Key Assumptions Stated by Authors
Reflecting on the chosen features which informed their model, the authors recognise that discretionary income, timing, and social learning served as key contributing factors. In terms of spending, rather than looking at overall income, the authors claim that understanding total spending on mobile services is a more helpful indicator. In terms of social factors, the total spending on data by one’s neighbour is also predictive of one’s individual spending - otherwise known as network externality effects.
In conducting this research, the authors realise the necessity of considering privacy concerns, especially regarding sensitive data.
This paper confines privacy concerns to data storage - even then, the data is not anonymised and is made available to the marketing team of a company. Moreover, simply focusing on conversion and renewal rates sets aside considerations regarding the quality of services and simplifies customer satisfaction.

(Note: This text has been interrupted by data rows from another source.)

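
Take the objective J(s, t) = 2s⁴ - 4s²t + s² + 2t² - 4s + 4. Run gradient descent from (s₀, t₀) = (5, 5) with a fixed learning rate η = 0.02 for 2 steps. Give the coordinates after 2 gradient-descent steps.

(197.66798848, 15.964352)

∇J = (8s³ - 8st + 2s - 4, -4s² + 4t)
Step 1: at (5, 5), ∇J = (806, -80) → (5, 5) − 0.02·(806, -80) = (-11.12, 6.6)
Step 2: at (-11.12, 6.6), ∇J = (-10439.399424, -468.2176) → (-11.12, 6.6) − 0.02·(-10439.399424, -468.2176) = (197.66798848, 15.964352)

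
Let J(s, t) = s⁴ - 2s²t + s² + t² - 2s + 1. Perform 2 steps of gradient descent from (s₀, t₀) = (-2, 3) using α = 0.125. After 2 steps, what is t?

∇J = (4s³ - 4st + 2s - 2, -2s² + 2t)
(s₁, t₁) = (-2, 3) − 0.125·(-14, -2) = (-0.25, 3.25)
(s₂, t₂) = (-0.25, 3.25) − 0.125·(0.6875, 6.375) = (-0.3359375, 2.453125)
t = 2.453125

2.453125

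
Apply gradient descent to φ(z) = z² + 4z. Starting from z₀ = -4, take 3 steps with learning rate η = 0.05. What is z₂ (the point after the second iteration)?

-3.62

φ′(z) = 2z + 4
z₁ = -4 − 0.05·(-4) = -3.8
z₂ = -3.8 − 0.05·(-3.6) = -3.62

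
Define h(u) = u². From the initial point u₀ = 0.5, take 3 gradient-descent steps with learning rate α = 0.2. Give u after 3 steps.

0.108

h′(u) = 2u
u₁ = 0.5 − 0.2·1 = 0.3
u₂ = 0.3 − 0.2·0.6 = 0.18
u₃ = 0.18 − 0.2·0.36 = 0.108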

The results of this experiment are evaluated against MNO’s current ad campaign practices and will compare the conversion rates of groups receiving texts that follow normal MNO practices, and groups receiving data-informed texts. Experiments show, according to the authors, that data-driven approaches yield higher conversion rates than MNOs normal marketing strategy. Moreover, the authors show that in cases where big data isn’t available, historical consumer uptake/adoption data is sufficient. Unlike many other papers that focus on Global North contexts, this takes the Asian context into account while focusing on a less affluent portion of the population. That said, the particularities and vulnerabilities of populations that are studied in these models are not fully considered.